There’s another important aspect to punitive damage awards that only apply in a Florida medical malpractice lawsuit.
A jury isn’t instructed about damage caps prior to deliberations. In other words, when the jury deliberates about how much to award a plaintiff, the members don’t know that there’s a $500,000 (or $750,000) limit. That means the jury offers the judge a figure for what the members actually believe a plaintiff should be awarded. The judge is then permitted to award damages higher than the limits.
The judge can override the damage cap if they think the case specifically merits a higher award.
Types of injury claims with punitive damages
Any type of personal injury case could lead to punitive damages. These are examples of some claims that can meet the threshold for punitive damages:
- Car accidents. If you were in a car accident in which the other driver was intoxicated or driving recklessly, the court might award punitive damages if the injury was severe. Driving while intoxicated (DUI) can be considered intentional misconduct because the driver knowingly consumed alcohol (or other substances) and chose to drive.
- Product liability. A manufacturer is responsible for ensuring that a product will be safe when used in a foreseeable way. This would apply to any consumer product, but also to pharmaceuticals (for example, medical implants and prescription drugs), vehicles, or any other item.
- Truck accidents. There are several ways a truck accident can happen, and sometimes they could’ve been prevented. If the shipping company or truck operator allows a truck on the road without its having passed inspection, if cargo was improperly loaded or restrained, or if the truck was unsafe for some other reason, it could be liable for gross negligence.
- Premises liability. Premises liability is the area of law that involves a plaintiff who was injured because of dangerous conditions on property. For example, take a plaintiff at a public or private swimming pool that wasn’t correctly marked that it’s not deep enough for diving. The plaintiff sees a diving platform and dives into the pool, but the bottom was too shallow and the plaintiff suffers a severe spinal injury that leaves them paralyzed. If the court finds that the pool shouldn’t have had a diving platform at all, or if the depth wasn’t marked according to the specifications and regulations, the plaintiff might be able to recover punitive damages in addition to their compensatory damages.

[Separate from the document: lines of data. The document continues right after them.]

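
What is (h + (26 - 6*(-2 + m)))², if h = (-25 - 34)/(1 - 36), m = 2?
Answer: 938961/1225 ≈ 766.50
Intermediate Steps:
h = 59/35 (h = -59/(-35) = -59*(-1/35) = 59/35 ≈ 1.6857)
(h + (26 - 6*(-2 + m)))² = (59/35 + (26 - 6*(-2 + 2)))² = (59/35 + (26 - 6*0))² = (59/35 + (26 - 1*0))² = (59/35 + (26 + 0))² = (59/35 + 26)² = (969/35)² = 938961/1225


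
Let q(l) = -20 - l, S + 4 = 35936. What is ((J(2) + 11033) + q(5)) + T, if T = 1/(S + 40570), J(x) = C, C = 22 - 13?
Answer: 842822535/76502 ≈ 11017.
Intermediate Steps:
S = 35932 (S = -4 + 35936 = 35932)
C = 9
J(x) = 9
T = 1/76502 (T = 1/(35932 + 40570) = 1/76502 ≈ 1.3072e-5)
((J(2) + 11033) + q(5)) + T = ((9 + 11033) + (-20 - 1*5)) + 1/76502 = (11042 + (-20 - 5)) + 1/76502 = (11042 - 25) + 1/76502 = 11017 + 1/76502 = 842822535/76502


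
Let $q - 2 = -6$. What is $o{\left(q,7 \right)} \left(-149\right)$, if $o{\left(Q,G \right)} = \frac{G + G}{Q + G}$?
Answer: $- \frac{2086}{3} \approx -695.33$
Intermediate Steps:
$q = -4$ ($q = 2 - 6 = -4$)
$o{\left(Q,G \right)} = \frac{2 G}{G + Q}$
$o{\left(q,7 \right)} \left(-149\right) = 2 \cdot 7 \frac{1}{7 - 4} \left(-149\right) = 2 \cdot 7 \cdot \frac{1}{3} \left(-149\right) = \frac{14}{3} \left(-149\right) = - \frac{2086}{3}$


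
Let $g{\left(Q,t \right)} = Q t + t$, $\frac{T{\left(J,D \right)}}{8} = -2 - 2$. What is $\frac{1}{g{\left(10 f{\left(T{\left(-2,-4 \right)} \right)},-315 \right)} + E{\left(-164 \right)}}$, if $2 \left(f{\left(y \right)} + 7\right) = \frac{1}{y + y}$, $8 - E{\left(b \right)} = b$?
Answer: $\frac{64}{1403623} \approx 4.5596 \cdot 10^{-5}$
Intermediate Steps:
$E{\left(b \right)} = 8 - b$
$T{\left(J,D \right)} = -32$ ($T{\left(J,D \right)} = 8 \left(-2 - 2\right) = 8 \left(-4\right) = -32$)
$f{\left(y \right)} = -7 + \frac{1}{4 y}$ ($f{\left(y \right)} = -7 + \frac{1}{2 \left(y + y\right)} = -7 + \frac{1}{2 \cdot 2 y} = -7 + \frac{\frac{1}{2} \frac{1}{y}}{2} = -7 + \frac{1}{4 y}$)
$g{\left(Q,t \right)} = t + Q t$
$\frac{1}{g{\left(10 f{\left(T{\left(-2,-4 \right)} \right)},-315 \right)} + E{\left(-164 \right)}} = \frac{1}{- 315 \left(1 + 10 \left(-7 + \frac{1}{4 \left(-32\right)}\right)\right) + \left(8 - -164\right)} = \frac{1}{- 315 \left(1 + 10 \left(-7 + \frac{1}{4} \left(- \frac{1}{32}\right)\right)\right) + \left(8 + 164\right)} = \frac{1}{- 315 \left(1 + 10 \left(-7 - \frac{1}{128}\right)\right) + 172} = \frac{1}{- 315 \left(1 + 10 \left(- \frac{897}{128}\right)\right) + 172} = \frac{1}{- 315 \left(1 - \frac{4485}{64}\right) + 172} = \frac{1}{\left(-315\right) \left(- \frac{4421}{64}\right) + 172} = \frac{1}{\frac{1392615}{64} + 172} = \frac{1}{\frac{1403623}{64}} = \frac{64}{1403623}$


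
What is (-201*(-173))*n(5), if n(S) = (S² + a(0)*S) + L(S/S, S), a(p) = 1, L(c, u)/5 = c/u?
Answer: 1077963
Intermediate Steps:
L(c, u) = 5*c/u (L(c, u) = 5*(c/u) = 5*c/u)
n(S) = S + S² + 5/S (n(S) = (S² + 1*S) + 5*(S/S)/S = (S² + S) + 5*1/S = (S + S²) + 5/S = S + S² + 5/S)
(-201*(-173))*n(5) = (-201*(-173))*(5 + 5² + 5/5) = 34773*(5 + 25 + 5*(⅕)) = 34773*(5 + 25 + 1) = 34773*31 = 1077963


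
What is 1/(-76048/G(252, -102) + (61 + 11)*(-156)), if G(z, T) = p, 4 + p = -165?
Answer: -169/1822160 ≈ -9.2747e-5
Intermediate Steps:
p = -169 (p = -4 - 165 = -169)
G(z, T) = -169
1/(-76048/G(252, -102) + (61 + 11)*(-156)) = 1/(-76048/(-169) + (61 + 11)*(-156)) = 1/(-76048*(-1/169) + 72*(-156)) = 1/(76048/169 - 11232) = 1/(-1822160/169) = -169/1822160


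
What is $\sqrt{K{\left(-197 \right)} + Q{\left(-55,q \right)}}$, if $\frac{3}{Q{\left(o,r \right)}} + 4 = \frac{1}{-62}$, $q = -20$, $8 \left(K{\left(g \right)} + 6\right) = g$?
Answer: $\frac{i \sqrt{3457946}}{332} \approx 5.6011 i$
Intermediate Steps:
$K{\left(g \right)} = -6 + \frac{g}{8}$
$Q{\left(o,r \right)} = - \frac{62}{83}$ ($Q{\left(o,r \right)} = \frac{3}{-4 + \frac{1}{-62}} = \frac{3}{-4 - \frac{1}{62}} = \frac{3}{- \frac{249}{62}} = 3 \left(- \frac{62}{249}\right) = - \frac{62}{83}$)
$\sqrt{K{\left(-197 \right)} + Q{\left(-55,q \right)}} = \sqrt{\left(-6 + \frac{1}{8} \left(-197\right)\right) - \frac{62}{83}} = \sqrt{\left(-6 - \frac{197}{8}\right) - \frac{62}{83}} = \sqrt{- \frac{245}{8} - \frac{62}{83}} = \sqrt{- \frac{20831}{664}} = \frac{i \sqrt{3457946}}{332}$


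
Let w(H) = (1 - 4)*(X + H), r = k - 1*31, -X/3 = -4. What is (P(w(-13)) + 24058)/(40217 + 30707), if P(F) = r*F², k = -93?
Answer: 11471/35462 ≈ 0.32347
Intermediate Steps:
X = 12 (X = -3*(-4) = 12)
r = -124 (r = -93 - 1*31 = -93 - 31 = -124)
w(H) = -36 - 3*H (w(H) = (1 - 4)*(12 + H) = -3*(12 + H) = -36 - 3*H)
P(F) = -124*F²
(P(w(-13)) + 24058)/(40217 + 30707) = (-124*(-36 - 3*(-13))² + 24058)/(40217 + 30707) = (-124*(-36 + 39)² + 24058)/70924 = (-124*3² + 24058)*(1/70924) = (-124*9 + 24058)*(1/70924) = (-1116 + 24058)*(1/70924) = 22942*(1/70924) = 11471/35462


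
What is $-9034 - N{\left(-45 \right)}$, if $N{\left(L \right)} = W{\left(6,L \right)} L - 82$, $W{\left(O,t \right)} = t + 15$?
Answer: $-10302$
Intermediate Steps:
$W{\left(O,t \right)} = 15 + t$
$N{\left(L \right)} = -82 + L \left(15 + L\right)$ ($N{\left(L \right)} = \left(15 + L\right) L - 82 = L \left(15 + L\right) - 82 = -82 + L \left(15 + L\right)$)
$-9034 - N{\left(-45 \right)} = -9034 - \left(-82 - 45 \left(15 - 45\right)\right) = -9034 - \left(-82 - -1350\right) = -9034 - \left(-82 + 1350\right) = -9034 - 1268 = -10302$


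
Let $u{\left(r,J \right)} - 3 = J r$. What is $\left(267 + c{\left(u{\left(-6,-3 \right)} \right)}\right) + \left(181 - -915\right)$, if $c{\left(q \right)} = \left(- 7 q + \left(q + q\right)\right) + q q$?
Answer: $1699$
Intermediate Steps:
$u{\left(r,J \right)} = 3 + J r$
$c{\left(q \right)} = q^{2} - 5 q$ ($c{\left(q \right)} = \left(- 7 q + 2 q\right) + q^{2} = - 5 q + q^{2} = q^{2} - 5 q$)
$\left(267 + c{\left(u{\left(-6,-3 \right)} \right)}\right) + \left(181 - -915\right) = \left(267 + \left(3 - -18\right) \left(-5 + \left(3 - -18\right)\right)\right) + \left(181 - -915\right) = \left(267 + \left(3 + 18\right) \left(-5 + \left(3 + 18\right)\right)\right) + \left(181 + 915\right) = \left(267 + 21 \left(-5 + 21\right)\right) + 1096 = \left(267 + 21 \cdot 16\right) + 1096 = \left(267 + 336\right) + 1096 = 603 + 1096 = 1699$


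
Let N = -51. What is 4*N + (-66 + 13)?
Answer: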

Again, these are examples, but they’re definitely not the entire range of lawsuits that could lead to a punitive damage award.
If you were severely injured in a way that might warrant punitive damages, you’ll need an experienced, compassionate lawyer to help you get what you deserve. Punitive damages, by their nature, are awarded in lawsuits where the injury is serious, life-changing, and long-lasting. Assessing the correct amount of compensatory damages to cover your expenses is just as important as requesting additional punitive damages.